Nurses, doctors, and other medical professionals rallied outside Masterton Hospital yesterday as part of a nationwide ‘day of action’ to call for safer staffing ratios and better working conditions.
“We are down here today because we believe that the health service in New Zealand is chronically under-budgeted,” New Zealand Nurses Organisation [NZNO] Wairarapa delegate Amber Cox said at the rally.
“Several NZNO members and members from other unions and organisations have come to support us in asking for better conditions.
“It might not necessarily be hospital nurses; we have got nurses from Aged Care and Autism Wairarapa, and we are asking for improvements in all areas of health.”
Two medical professionals who wished to remain anonymous also spoke to the Times-Age.
“The cost-cutting from the government means we won’t be able to provide safe and efficient care, and I feel strongly that health is the last thing you should cut costs for; it is people’s lives,” one nurse said.
“I feel like we need a better patient-to-nurse ratio.”
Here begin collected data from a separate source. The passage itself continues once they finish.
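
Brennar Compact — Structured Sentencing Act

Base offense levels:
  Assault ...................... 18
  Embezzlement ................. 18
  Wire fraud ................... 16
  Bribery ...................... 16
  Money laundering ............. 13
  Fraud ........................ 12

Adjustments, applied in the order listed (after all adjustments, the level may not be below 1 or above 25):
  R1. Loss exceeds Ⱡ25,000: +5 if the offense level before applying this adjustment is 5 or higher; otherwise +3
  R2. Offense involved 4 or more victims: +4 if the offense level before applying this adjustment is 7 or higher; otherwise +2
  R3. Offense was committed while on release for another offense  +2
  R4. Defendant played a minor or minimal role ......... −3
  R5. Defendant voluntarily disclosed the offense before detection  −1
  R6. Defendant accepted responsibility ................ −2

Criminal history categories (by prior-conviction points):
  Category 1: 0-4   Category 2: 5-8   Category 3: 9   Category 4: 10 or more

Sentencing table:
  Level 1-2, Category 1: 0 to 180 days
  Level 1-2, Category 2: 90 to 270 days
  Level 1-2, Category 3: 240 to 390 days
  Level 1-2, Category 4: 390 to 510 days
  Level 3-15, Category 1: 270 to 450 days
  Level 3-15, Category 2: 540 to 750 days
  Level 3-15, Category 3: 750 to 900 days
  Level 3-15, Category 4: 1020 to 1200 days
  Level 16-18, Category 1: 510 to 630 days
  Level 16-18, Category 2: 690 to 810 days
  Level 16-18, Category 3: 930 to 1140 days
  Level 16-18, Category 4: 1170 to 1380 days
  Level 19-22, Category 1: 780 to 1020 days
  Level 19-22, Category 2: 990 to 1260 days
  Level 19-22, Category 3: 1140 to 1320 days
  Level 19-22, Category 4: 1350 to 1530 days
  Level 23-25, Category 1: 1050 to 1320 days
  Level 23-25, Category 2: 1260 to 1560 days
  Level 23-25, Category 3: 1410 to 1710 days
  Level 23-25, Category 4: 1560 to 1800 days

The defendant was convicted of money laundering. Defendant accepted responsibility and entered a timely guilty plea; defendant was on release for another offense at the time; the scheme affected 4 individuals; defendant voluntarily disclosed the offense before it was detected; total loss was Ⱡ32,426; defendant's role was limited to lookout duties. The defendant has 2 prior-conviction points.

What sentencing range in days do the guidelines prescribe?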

“We have been told to save half a million [at Wairarapa Hospital] within three months, and that has a flow-on effect to the community,” another nurse said.
“I’m seeing the GPs under pressure because they can’t recruit, and people are waiting weeks to get a GP appointment.
“Services are being trimmed.”
An NZNO spokesperson said the ‘day of action’ followed receiving information from Health NZ Te Whatu Ora under the Official Information Act that revealed the extent of the staffing problem across the country.
In the year to December 31, 2023, the OIA response showed more than a quarter of nursing shifts were below safe staffing targets, and some wards operated below safe staffing levels nearly all of the time.